General characteristics
- Class & type: Brig
- Tons burthen: 151 (bm)

= Daphne (brig) =

Ship wrecked in Bass Strait in 1819

Daphne was a brig constructed in Java that arrived in Australia in 1814. She was wrecked without loss of life on 26 October 1819 in the Kent Group in Bass Strait. She was on a voyage from Port Jackson to India.

In August 1819, Daphne, Captain Howard, sailed from Hobart for Port Jackson with wheat and potatoes.
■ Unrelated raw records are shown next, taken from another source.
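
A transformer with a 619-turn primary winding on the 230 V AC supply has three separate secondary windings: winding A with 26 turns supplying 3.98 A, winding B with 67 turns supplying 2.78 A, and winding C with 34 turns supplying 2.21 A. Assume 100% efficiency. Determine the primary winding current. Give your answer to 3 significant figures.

I_p ≈ 0.589 A

V_A = 230 × 26/619 = 9.6607 V; V_B = 230 × 67/619 = 24.895 V; V_C = 230 × 34/619 = 12.633 V.
P_out = V_A I_A + V_B I_B + V_C I_C = 9.6607×3.98 + 24.895×2.78 + 12.633×2.21 = 38.450 + 69.208 + 27.920 = 135.58 W.
Ideal ⇒ P_in = P_out, so I_p = P_out/V_p = 135.58/230 = 0.589 A.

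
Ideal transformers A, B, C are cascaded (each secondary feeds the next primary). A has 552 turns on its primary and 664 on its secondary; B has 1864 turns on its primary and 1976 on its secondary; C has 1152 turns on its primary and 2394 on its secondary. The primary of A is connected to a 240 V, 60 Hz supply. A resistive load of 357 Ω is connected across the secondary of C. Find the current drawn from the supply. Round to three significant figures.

I_supply ≈ 4.72 A

Secondary of A: V = 240.00 × 664/552 = 288.70 V.
Secondary of B: V = 288.70 × 1976/1864 = 306.04 V.
Secondary of C: V = 306.04 × 2394/1152 = 635.99 V.
I_load = 635.99/357 = 1.7815 A, so P_out = 635.99 × 1.7815 = 1133.0 W.
All ideal ⇒ P_in = P_out, so I_supply = 1133.0/240 = 4.72 A.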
Daphne departed Sydney bound for India on 10 October 1819 under the command of John Howard. As she passed through Bass Strait he stopped at several islands to purchase sealskins from sealers in the area. On 26 October a gale rose and Howard sheltered in the lee of East Island. Howard went ashore, probably to find sealers. On arriving on shore he noticed that Daphne was being driven towards the rocks. He returned on board but could do little to save the brig. He therefore ordered the passengers and crew to abandon ship. The passengers made it to shore safely but Daphne was totally destroyed.

The longboat was badly damaged and it took Howard and his crew some eight days to repair it. He then took his chief mate and three seamen and headed to Launceston on 4 August. Although he was blown off course, he eventually made Hobart on 14 November 1819. There he chartered the sloop Governor Sorrell to rescue the eight passengers and crew remaining on East Island. Meanwhile, John Palmer arrived and took on board some of the wreck survivors and attempted to head back to Hobart. However she was wrecked too. One passenger lost her life. The survivors had to await the arrival of Governor Sorrel for their rescue.

Lloyd's List reported on 4 July 1820 based on a report from Port Jackson dated 12 December 1819, that the brig Daphne, Howard, master, had wrecked about 200 miles north of the Derwent. She was a total loss but her crew had been saved. Another report stated that during a voyage from Port Jackson to India she was driven onto rocks off East Island, Van Diemen's Land, in the Kent Group and wrecked on 26 October 1819 and that all 13 people on board survived.